The minute the words came out of me I prepared myself for the fiery rejoinder that was coming, her reminder that nothing had changed. She been their mother and father for a long time.
But she surprised me.
“Thank you, Bill. I hope you have a good night.”
And then she hung up.
It shouldn’t have surprised me, I guess. Anger and rage on both sides can only run hot for so long. Maybe we were finally settling into a calmer relationship. Something about the conversation bothered me. I couldn’t put my finger on it. But it was there. I forced it out of my mind. I should just be grateful that things were finally settling down.
I sat down and punched on the desktop. About 50 emails were waiting. I ran through most of them quickly
One of them was from New York City and the tag line – The Money Man - made it stand out. I opened it, read it and punched in a number. A man answered the phone with a short ‘yes.’
“Your secretaries obviously don’t stay after 5 p.m. up there, or have you guys gone to male secretaries now?”

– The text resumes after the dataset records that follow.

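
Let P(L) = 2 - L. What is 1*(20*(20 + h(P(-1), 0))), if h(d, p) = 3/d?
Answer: 420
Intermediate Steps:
1*(20*(20 + h(P(-1), 0))) = 1*(20*(20 + 3/(2 - 1*(-1)))) = 1*(20*(20 + 3/(2 + 1))) = 1*(20*(20 + 3/3)) = 1*(20*(20 + 3*(⅓))) = 1*(20*(20 + 1)) = 1*(20*21) = 1*420 = 420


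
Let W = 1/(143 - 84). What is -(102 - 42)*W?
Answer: -60/59 ≈ -1.0169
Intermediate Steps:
W = 1/59 ≈ 0.016949
-(102 - 42)*W = -(102 - 42)/59 = -60/59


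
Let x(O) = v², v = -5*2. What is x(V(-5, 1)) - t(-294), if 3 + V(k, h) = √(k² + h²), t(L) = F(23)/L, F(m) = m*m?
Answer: 29929/294 ≈ 101.80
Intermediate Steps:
v = -10
F(m) = m²
t(L) = 529/L (t(L) = 23²/L = 529/L)
V(k, h) = -3 + √(h² + k²) (V(k, h) = -3 + √(k² + h²) = -3 + √(h² + k²))
x(O) = 100 (x(O) = (-10)² = 100)
x(V(-5, 1)) - t(-294) = 100 - 529/(-294) = 100 - 529*(-1)/294 = 100 - 1*(-529/294) = 100 + 529/294 = 29929/294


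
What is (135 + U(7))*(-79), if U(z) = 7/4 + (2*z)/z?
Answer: -43845/4 ≈ -10961.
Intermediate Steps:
U(z) = 15/4 (U(z) = 7*(¼) + 2 = 7/4 + 2 = 15/4)
(135 + U(7))*(-79) = (135 + 15/4)*(-79) = (555/4)*(-79) = -43845/4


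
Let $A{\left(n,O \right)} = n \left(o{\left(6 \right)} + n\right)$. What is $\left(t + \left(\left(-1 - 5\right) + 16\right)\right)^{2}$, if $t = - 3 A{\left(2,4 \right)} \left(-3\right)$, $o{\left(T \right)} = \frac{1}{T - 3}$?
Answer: $2704$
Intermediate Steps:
$o{\left(T \right)} = \frac{1}{-3 + T}$
$A{\left(n,O \right)} = n \left(\frac{1}{3} + n\right)$ ($A{\left(n,O \right)} = n \left(\frac{1}{-3 + 6} + n\right) = n \left(\frac{1}{3} + n\right)$)
$t = 42$ ($t = - 3 \cdot 2 \left(\frac{1}{3} + 2\right) \left(-3\right) = - 3 \cdot 2 \cdot \frac{7}{3} \left(-3\right) = \left(-3\right) \frac{14}{3} \left(-3\right) = \left(-14\right) \left(-3\right) = 42$)
$\left(t + \left(\left(-1 - 5\right) + 16\right)\right)^{2} = \left(42 + \left(\left(-1 - 5\right) + 16\right)\right)^{2} = \left(42 + \left(-6 + 16\right)\right)^{2} = \left(42 + 10\right)^{2} = 52^{2} = 2704$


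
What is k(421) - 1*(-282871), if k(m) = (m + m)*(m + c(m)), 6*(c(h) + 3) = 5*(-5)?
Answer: 1893956/3 ≈ 6.3132e+5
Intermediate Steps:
c(h) = -43/6 (c(h) = -3 + (5*(-5))/6 = -3 + (⅙)*(-25) = -3 - 25/6 = -43/6)
k(m) = 2*m*(-43/6 + m) (k(m) = (m + m)*(m - 43/6) = (2*m)*(-43/6 + m) = 2*m*(-43/6 + m))
k(421) - 1*(-282871) = (⅓)*421*(-43 + 6*421) - 1*(-282871) = (⅓)*421*(-43 + 2526) + 282871 = (⅓)*421*2483 + 282871 = 1045343/3 + 282871 = 1893956/3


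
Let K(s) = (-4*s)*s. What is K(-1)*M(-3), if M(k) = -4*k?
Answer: -48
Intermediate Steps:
K(s) = -4*s²
K(-1)*M(-3) = (-4*(-1)²)*(-4*(-3)) = -4*1*12 = -4*12 = -48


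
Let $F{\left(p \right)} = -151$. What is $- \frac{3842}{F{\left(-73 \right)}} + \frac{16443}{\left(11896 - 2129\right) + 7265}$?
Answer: $\frac{67919837}{2571832} \approx 26.409$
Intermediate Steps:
$- \frac{3842}{F{\left(-73 \right)}} + \frac{16443}{\left(11896 - 2129\right) + 7265} = - \frac{3842}{-151} + \frac{16443}{\left(11896 - 2129\right) + 7265} = \left(-3842\right) \left(- \frac{1}{151}\right) + \frac{16443}{9767 + 7265} = \frac{3842}{151} + \frac{16443}{17032} = \frac{67919837}{2571832}$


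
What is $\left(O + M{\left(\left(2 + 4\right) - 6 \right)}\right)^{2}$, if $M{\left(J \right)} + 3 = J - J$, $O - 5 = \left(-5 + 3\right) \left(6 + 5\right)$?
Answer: $400$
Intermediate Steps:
$O = -17$ ($O = 5 + \left(-5 + 3\right) \left(6 + 5\right) = 5 - 22 = -17$)
$M{\left(J \right)} = -3$ ($M{\left(J \right)} = -3 + \left(J - J\right) = -3 + 0 = -3$)
$\left(O + M{\left(\left(2 + 4\right) - 6 \right)}\right)^{2} = \left(-17 - 3\right)^{2} = \left(-20\right)^{2} = 400$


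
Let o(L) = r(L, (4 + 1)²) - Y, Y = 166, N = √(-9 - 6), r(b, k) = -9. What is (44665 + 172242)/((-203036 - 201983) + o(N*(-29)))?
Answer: -216907/405194 ≈ -0.53532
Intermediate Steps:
N = I*√15 (N = √(-15) = I*√15 ≈ 3.873*I)
o(L) = -175 (o(L) = -9 - 1*166 = -9 - 166 = -175)
(44665 + 172242)/((-203036 - 201983) + o(N*(-29))) = (44665 + 172242)/((-203036 - 201983) - 175) = 216907/(-405019 - 175) = 216907/(-405194) = 216907*(-1/405194) = -216907/405194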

“We’re as politically correct as anybody in the western world, but our secretaries still inhabit the pink ghetto. This sounds to me like a brother barrister, and probably one of our Southern brethren from that accent. It’s not too strong so
you’re probably – what – Florida?”
“Good ear, and you’re obviously from County Cork?”
“Close. The Bronx. Now that the pleasantries are out of the way, I do have a wife and two little ones I’d like to see someday. So what can I do you for?”
“This is Bill Maitland from the Jacksonville State Attorney’s Office. I got an email from an Assistant New York DA named Ryan Murphy. Would that be you?”
“Correct, and I have the pleasure of addressing The Angel of Death?”
“Also correct. Your email said you had some questions for me regarding the upcoming trial of Bobby Malone, better known as The Money Man. What kind of questions? I don’t have anything to do with the trial and didn’t even know one had been scheduled. I thought he was still in a hospital, or something.”
“He was in the Central New York Psychiatric Center. He was transferred out two weeks ago to a private clinic, the Borland Retreat in Plattsburgh north of New York City.”
“Private clinic”
“It’s a fancy asylum. Very fancy and very, very expensive. High paid docs, but they have tight security, cameras, 24-7 surveillance. Malone tried to kill himself in Central and his doctors are afraid he’ll do it again.”
“I thought New York had money woes. You can afford to put a murder suspect in that kind of high prized nuthouse?”
“No, but his wife is loaded. His money of course. She was screwing her ass off with another guy, got her husband nearly killed, going to prison for the rest of his life and generally royally fucked, but there’s no divorce in the works so his money is her money. And she was willing to pay to keep him out of the public eye and pay for top dollar private security with a few NYC cops in charge.”